Certains me diront qu’il n’y a rien à comprendre et que finalement cela importe peu. Sans doute. Mais ça m’importe. Car je ne veux surtout pas raviver les blessures des autres et je me dis que, peut-être, à mon corps défendant, je le fais. Peut-être que moi aussi j’appuie là où la douleur est vive, sans même le savoir. Et je ne veux pas être de ceux-là! Je ne veux pas triturer des plaies béantes, je n’en tirerais aucune satisfaction, aucun plaisir. Parce que c’est peut-être ça la clef, le plaisir… Celui de n’être pas que celui qui souffre, d’être celui qui peut faire souffrir, une sorte de toute puissance qui console des peines passées. Une sorte de vengeance mal dirigée, de revanche sur ce que d’autres ont fait. Je n’en sais rien.

Je sais juste que j’aimerais n’avoir plus à panser mes plaies faites par un(e) et rouvertes par un(e) autre. J’aimerais que plus personne n’ait à le faire. J’aimerais que les gens tiennent paroles, pèsent leurs actes, réfléchissent avant d’agir, pour que personne ne se sente moins important qu’un animal, pour que personne ne se sente nié, rejeté dans le néant. J’aimerais ne pas avoir à craindre le prochain coup, ne pas me sentir obligée de bâtir une forteresse autour de mes plaies. Et quand je dis « je », je parle pour moi, mes amis, mes proches, les autres. Parce que « je est un autre » disait Rimbaud et parce qu’on n’est jamais seul.
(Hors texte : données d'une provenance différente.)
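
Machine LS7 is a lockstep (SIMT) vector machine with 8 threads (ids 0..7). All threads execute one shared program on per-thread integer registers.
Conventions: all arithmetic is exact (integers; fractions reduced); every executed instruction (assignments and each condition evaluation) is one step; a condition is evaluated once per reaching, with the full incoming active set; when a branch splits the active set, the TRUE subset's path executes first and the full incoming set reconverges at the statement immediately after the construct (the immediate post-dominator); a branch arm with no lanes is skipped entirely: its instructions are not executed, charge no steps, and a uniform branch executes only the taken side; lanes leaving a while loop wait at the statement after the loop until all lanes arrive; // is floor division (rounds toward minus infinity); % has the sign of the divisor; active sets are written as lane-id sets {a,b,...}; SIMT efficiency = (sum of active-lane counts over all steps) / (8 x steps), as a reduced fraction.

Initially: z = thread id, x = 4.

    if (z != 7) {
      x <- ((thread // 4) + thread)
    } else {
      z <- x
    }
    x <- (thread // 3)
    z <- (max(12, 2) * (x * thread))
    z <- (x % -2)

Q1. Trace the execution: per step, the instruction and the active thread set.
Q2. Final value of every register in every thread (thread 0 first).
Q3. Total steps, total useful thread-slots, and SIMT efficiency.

step 0: eval (z != 7)                {0,1,2,3,4,5,6,7}
step 1: x <- ((thread // 4) + thread) {0,1,2,3,4,5,6}
step 2: z <- x                       {7}
step 3: x <- (thread // 3)           {0,1,2,3,4,5,6,7}
step 4: z <- (max(12, 2) * (x * thread)) {0,1,2,3,4,5,6,7}
step 5: z <- (x % -2)                {0,1,2,3,4,5,6,7}

Answer: 6 steps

z: 0,0,0,-1,-1,-1,0,0
x: 0,0,0,1,1,1,2,2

steps = 6; useful = 40; efficiency = 40/48 = 5/6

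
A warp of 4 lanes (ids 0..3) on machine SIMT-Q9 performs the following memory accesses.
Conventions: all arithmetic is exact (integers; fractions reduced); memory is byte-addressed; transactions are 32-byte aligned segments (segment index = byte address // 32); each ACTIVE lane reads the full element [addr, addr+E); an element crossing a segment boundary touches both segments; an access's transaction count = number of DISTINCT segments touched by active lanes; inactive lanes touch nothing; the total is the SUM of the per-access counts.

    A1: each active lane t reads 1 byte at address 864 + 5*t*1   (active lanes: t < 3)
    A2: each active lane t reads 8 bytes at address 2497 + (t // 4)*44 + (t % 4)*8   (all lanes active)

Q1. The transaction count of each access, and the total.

A1: 1 transaction
A2: 2 transactions

Answer: 1,2; total 3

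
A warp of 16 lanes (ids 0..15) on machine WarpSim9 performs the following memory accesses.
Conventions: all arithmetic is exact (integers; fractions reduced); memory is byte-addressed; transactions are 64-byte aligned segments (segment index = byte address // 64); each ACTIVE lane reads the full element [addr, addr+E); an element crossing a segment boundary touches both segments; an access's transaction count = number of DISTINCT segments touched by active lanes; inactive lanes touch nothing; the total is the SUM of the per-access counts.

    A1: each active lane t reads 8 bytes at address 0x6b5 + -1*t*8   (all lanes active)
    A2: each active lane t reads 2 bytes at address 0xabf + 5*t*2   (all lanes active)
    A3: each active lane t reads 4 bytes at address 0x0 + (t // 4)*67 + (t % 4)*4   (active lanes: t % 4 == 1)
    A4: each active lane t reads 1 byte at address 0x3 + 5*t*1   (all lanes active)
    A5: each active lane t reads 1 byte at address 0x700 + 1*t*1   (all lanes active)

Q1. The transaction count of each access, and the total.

A1: 3 transactions
A2: 4 transactions
A3: 4 transactions
A4: 2 transactions
A5: 1 transaction

Answer: 3,4,4,2,1; total 14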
On interagit avec nos semblables. Alors, pour que cette interaction soit la plus douce possible, la plus sécurisante, ne nous jetons pas comme des charognards sur les blessures à vif. Faisons attention aux autres, surtout ceux qui ont tendu la main, fait preuve de gentillesse, qui nous ont donné quelque chose à un moment donné. Faisons attention aussi à ceux qui ne nous ont apporté que de la boue, de la noirceur, ne les attaquons pas non plus  là où la douleur est vive.

Je fais un vœu pieux, je le sais. Je sais aussi qu’il confine à la candeur. Mais peu importe. Peu m’importe car « A la fin de l’envoi, je touche » mais j’espère le faire en ne blessant pas. Je veux toucher, laisser une trace chez les autres, mais une jolie trace. Je préfère être l’infirmière qui panse les plaies que celui qui les a faites. Tant pis si ça ne m’apporte que davantage de cicatrices, tant pis si  je  continue à ne récolter que coups et manque de respect. Parce que « Je jette avec grâce mon feutre, Je fais lentement l’abandon Du grand manteau qui me calfeutre, Et je tire mon espadon; Élégant comme Céladon, Agile comme Scaramouche, Je vous préviens, cher Mirmidon, Qu’à la fin de l’envoi, je touche! ».